Monday, July 14, 2008

Top AP editor to Rove: 'Keep up the fight.'


And we knew that the Administration had pulls with certain media outlets and reporters.


In its investigation of the misleading accounts that initially surrounded Pat Tillman's death and Jessica Lynch's rescue the House Oversight Committee on Monday shed some light on the White House's press-management apparatus and the chummy relationship between Karl Rove and AP scribe Ron Fournier.
The report details the Bush administration's exploitation of Tillman's death and suppression of evidence that the former football pro who joined the Army Rangers after 9/11 was killed by friendly fire. In the day's after Tillman's death, on April 22, 2004, the committee examined e-mails from the White House's communications team, including some exchanges with reporters.
Commentators and reporters contacted the White House to offer advice. For example, Wall Street Journal columnist Peggy Noonan e-mailed the White House’s Director of Strategic Initiatives, Peter Wehner, recommending that he “find out what faith Tillman practiced and have the president go by that church and light a candle or say a prayer.” Karl Rove exchanged e-mails about Pat Tillman with Associated Press reporter Ron Fournier, under the subject line “H-E-R-O.”
In response to Mr. Fournier’s e-mail, Mr. Rove asked, “How does our country continue to produce men and women like this,” to which Mr. Fournier replied, “The Lord creates men and women like this all over the world. But only the great and free countries allow them to flourish. Keep up the fight.”
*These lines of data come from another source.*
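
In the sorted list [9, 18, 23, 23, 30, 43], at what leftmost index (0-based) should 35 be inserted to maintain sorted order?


List is sorted: [9, 18, 23, 23, 30, 43]
We need the leftmost position where 35 can be inserted, i.e. the first index whose element is >= 35 (or the end of the list if none is).
Binary search with low=0, high=6 (0-based indices):
  low=0, high=6, mid=3: a[3]=23 < 35, so low = 4
  low=4, high=6, mid=5: a[5]=43 >= 35, so high = 5
  low=4, high=5, mid=4: a[4]=30 < 35, so low = 5
Now low = high = 5, so the insertion index is 5.
Final answer: 5


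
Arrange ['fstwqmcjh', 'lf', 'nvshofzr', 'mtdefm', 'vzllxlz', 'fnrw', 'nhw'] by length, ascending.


Compute lengths:
  'fstwqmcjh' has length 9
  'lf' has length 2
  'nvshofzr' has length 8
  'mtdefm' has length 6
  'vzllxlz' has length 7
  'fnrw' has length 4
  'nhw' has length 3
Lengths in increasing order: 2 < 3 < 4 < 6 < 7 < 8 < 9
Listing the words in that order gives the answer.
Final answer: ['lf', 'nhw', 'fnrw', 'mtdefm', 'vzllxlz', 'nvshofzr', 'fstwqmcjh']


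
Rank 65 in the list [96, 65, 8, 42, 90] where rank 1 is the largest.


Sort descending: [96, 90, 65, 42, 8]
Find 65 in the sorted list.
65 is at position 3.
Final answer: 3


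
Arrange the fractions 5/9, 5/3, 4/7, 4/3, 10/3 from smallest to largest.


Convert to decimal for comparison:
  5/9 = 0.5556
  5/3 = 1.6667
  4/7 = 0.5714
  4/3 = 1.3333
  10/3 = 3.3333
Decimals in increasing order: 0.5556 < 0.5714 < 1.3333 < 1.6667 < 3.3333
Writing each back as its fraction gives the sorted order.
Final answer: 5/9, 4/7, 4/3, 5/3, 10/3


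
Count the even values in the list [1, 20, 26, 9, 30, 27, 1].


Check each element:
  1 is odd
  20 is even
  26 is even
  9 is odd
  30 is even
  27 is odd
  1 is odd
Evens: [20, 26, 30]
Count of evens = 3
Final answer: 3


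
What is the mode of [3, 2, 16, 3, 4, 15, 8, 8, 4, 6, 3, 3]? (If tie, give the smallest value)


Count the frequency of each value:
  2 appears 1 time(s)
  3 appears 4 time(s)
  4 appears 2 time(s)
  6 appears 1 time(s)
  8 appears 2 time(s)
  15 appears 1 time(s)
  16 appears 1 time(s)
Maximum frequency is 4.
Only 3 reaches that frequency, so it is the mode.
Final answer: 3


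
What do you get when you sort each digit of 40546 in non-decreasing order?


The number 40546 has digits: 4, 0, 5, 4, 6
Sorted: 0, 4, 4, 5, 6
Joining the sorted digits gives the result.
Final answer: 04456


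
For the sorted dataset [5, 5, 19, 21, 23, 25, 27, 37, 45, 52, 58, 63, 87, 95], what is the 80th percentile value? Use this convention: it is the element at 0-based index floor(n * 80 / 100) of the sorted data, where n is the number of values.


The dataset has n = 14 elements.
Index = floor(14 * 80 / 100) = floor(1120 / 100) = floor(11.2) = 11
Counting from index 0 in the sorted data, the element at index 11 is 63.
Final answer: 63


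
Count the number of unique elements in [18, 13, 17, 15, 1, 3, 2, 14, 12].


List all unique values:
Distinct values: [1, 2, 3, 12, 13, 14, 15, 17, 18]
Count = 9
Final answer: 9


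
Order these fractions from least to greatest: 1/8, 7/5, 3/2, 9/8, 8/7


Convert to decimal for comparison:
  1/8 = 0.125
  7/5 = 1.4
  3/2 = 1.5
  9/8 = 1.125
  8/7 = 1.1429
Decimals in increasing order: 0.125 < 1.125 < 1.1429 < 1.4 < 1.5
Writing each back as its fraction gives the sorted order.
Final answer: 1/8, 9/8, 8/7, 7/5, 3/2


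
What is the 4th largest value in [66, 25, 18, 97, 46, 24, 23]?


Sort descending: [97, 66, 46, 25, 24, 23, 18]
The 4th element (1-indexed) is at index 3.
Value = 25
Final answer: 25


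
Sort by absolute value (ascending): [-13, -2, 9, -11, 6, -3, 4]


Compute absolute values:
  |-13| = 13
  |-2| = 2
  |9| = 9
  |-11| = 11
  |6| = 6
  |-3| = 3
  |4| = 4
Absolute values in increasing order: 2 < 3 < 4 < 6 < 9 < 11 < 13
Listing the original numbers in that order gives the answer.
Final answer: [-2, -3, 4, 6, 9, -11, -13]


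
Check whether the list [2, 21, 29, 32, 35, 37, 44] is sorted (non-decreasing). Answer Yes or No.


Check consecutive pairs:
  2 <= 21? True
  21 <= 29? True
  29 <= 32? True
  32 <= 35? True
  35 <= 37? True
  37 <= 44? True
Every consecutive pair is in order, so the list is non-decreasing.
Final answer: Yes


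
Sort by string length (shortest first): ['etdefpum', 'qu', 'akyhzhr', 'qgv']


Compute lengths:
  'etdefpum' has length 8
  'qu' has length 2
  'akyhzhr' has length 7
  'qgv' has length 3
Lengths in increasing order: 2 < 3 < 7 < 8
Listing the words in that order gives the answer.
Final answer: ['qu', 'qgv', 'akyhzhr', 'etdefpum']


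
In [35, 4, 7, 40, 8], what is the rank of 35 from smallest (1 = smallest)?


Sort ascending: [4, 7, 8, 35, 40]
Find 35 in the sorted list.
35 is at position 4 (1-indexed).
Final answer: 4


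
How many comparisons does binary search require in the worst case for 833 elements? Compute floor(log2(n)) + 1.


Binary search halves the search space each step.
Maximum comparisons = floor(log2(833)) + 1
log2(833) = 9.7022
floor(log2(833)) = 9, so 9 + 1 = 10
Final answer: 10


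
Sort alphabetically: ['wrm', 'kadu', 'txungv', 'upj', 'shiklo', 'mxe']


Compare strings character by character (the first differing letter decides):
  'kadu' < 'mxe' since 'k' < 'm' at position 1
  'mxe' < 'shiklo' since 'm' < 's' at position 1
  'shiklo' < 'txungv' since 's' < 't' at position 1
  'txungv' < 'upj' since 't' < 'u' at position 1
  'upj' < 'wrm' since 'u' < 'w' at position 1
Chaining these comparisons gives the alphabetical order.
Final answer: ['kadu', 'mxe', 'shiklo', 'txungv', 'upj', 'wrm']


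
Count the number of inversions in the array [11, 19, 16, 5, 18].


For each element, count the later elements that are smaller than it:
  11 (index 0): smaller elements after it = [5] -> 1
  19 (index 1): smaller elements after it = [16, 5, 18] -> 3
  16 (index 2): smaller elements after it = [5] -> 1
  5 (index 3): smaller elements after it = [] -> 0
Total inversions = 1 + 3 + 1 + 0 = 5
Final answer: 5


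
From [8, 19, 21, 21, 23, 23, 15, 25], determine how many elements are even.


Check each element:
  8 is even
  19 is odd
  21 is odd
  21 is odd
  23 is odd
  23 is odd
  15 is odd
  25 is odd
Evens: [8]
Count of evens = 1
Final answer: 1


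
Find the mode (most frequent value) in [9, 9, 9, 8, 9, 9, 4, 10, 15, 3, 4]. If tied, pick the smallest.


Count the frequency of each value:
  3 appears 1 time(s)
  4 appears 2 time(s)
  8 appears 1 time(s)
  9 appears 5 time(s)
  10 appears 1 time(s)
  15 appears 1 time(s)
Maximum frequency is 5.
Only 9 reaches that frequency, so it is the mode.
Final answer: 9


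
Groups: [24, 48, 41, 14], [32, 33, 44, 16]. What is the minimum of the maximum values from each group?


Find max of each group:
  Group 1: [24, 48, 41, 14] -> max = 48
  Group 2: [32, 33, 44, 16] -> max = 44
Maxes: [48, 44]
Minimum of maxes = 44
Final answer: 44


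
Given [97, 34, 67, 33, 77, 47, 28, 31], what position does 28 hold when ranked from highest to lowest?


Sort descending: [97, 77, 67, 47, 34, 33, 31, 28]
Find 28 in the sorted list.
28 is at position 8.
Final answer: 8


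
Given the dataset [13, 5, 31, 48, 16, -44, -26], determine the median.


First, sort the list: [-44, -26, 5, 13, 16, 31, 48]
The list has 7 elements (odd count).
The middle index is 3 (0-based), and the element there is 13.
Final answer: 13


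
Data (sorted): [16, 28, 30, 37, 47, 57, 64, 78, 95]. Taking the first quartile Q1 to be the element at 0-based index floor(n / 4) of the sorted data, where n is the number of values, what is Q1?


The list has n = 9 elements.
Q1 index = floor(9 / 4) = floor(2.25) = 2
Counting from index 0 in the sorted data, the element at index 2 is 30.
Final answer: 30


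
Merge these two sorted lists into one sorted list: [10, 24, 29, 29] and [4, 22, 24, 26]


List A: [10, 24, 29, 29]
List B: [4, 22, 24, 26]
Repeatedly compare the front elements and take the smaller:
  10 vs 4 -> take 4
  10 vs 22 -> take 10
  24 vs 22 -> take 22
  24 vs 24 -> take 24
  29 vs 24 -> take 24
  29 vs 26 -> take 26
  B is exhausted; append the rest of A: [29, 29]
Final answer: [4, 10, 22, 24, 24, 26, 29, 29]


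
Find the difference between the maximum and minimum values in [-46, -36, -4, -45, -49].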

White House staff exchanged more than 200 e-mails concerning Tillman's death, according to the
Oversight Committee report (.pdf).
Fournier appears not to have written anything about Tillman in the months after his death, according to a database search.
The committee's draft report does not indicate who initiated the e-mail exchange between Rove and Fournier, and hence who would have written the "H-E-R-O" subject line. A committee spokeswoman did not immediately respond to a request for more information.

On a side note: LaVena Johnson is mentioned in Waxman's report:

Page 50:

The Committee’s majority staff was also contacted by the family and friends of Private First Class LaVena Johnson, a weapons supply manager from Florissant, Missouri, who died, family members say, in a suspicious non-combat incident near Balad, Iraq, on July 19, 2005.

According to news reports, the Army ruled the death a suicide, and a medical examiner concurred with this finding.265 But Private Johnson’s family believes Army investigators ignored physical evidence inconsistent with a finding of suicide. They also believe that the Army has additional information about the circumstances of Private Johnson’s death that it has not shared with the family.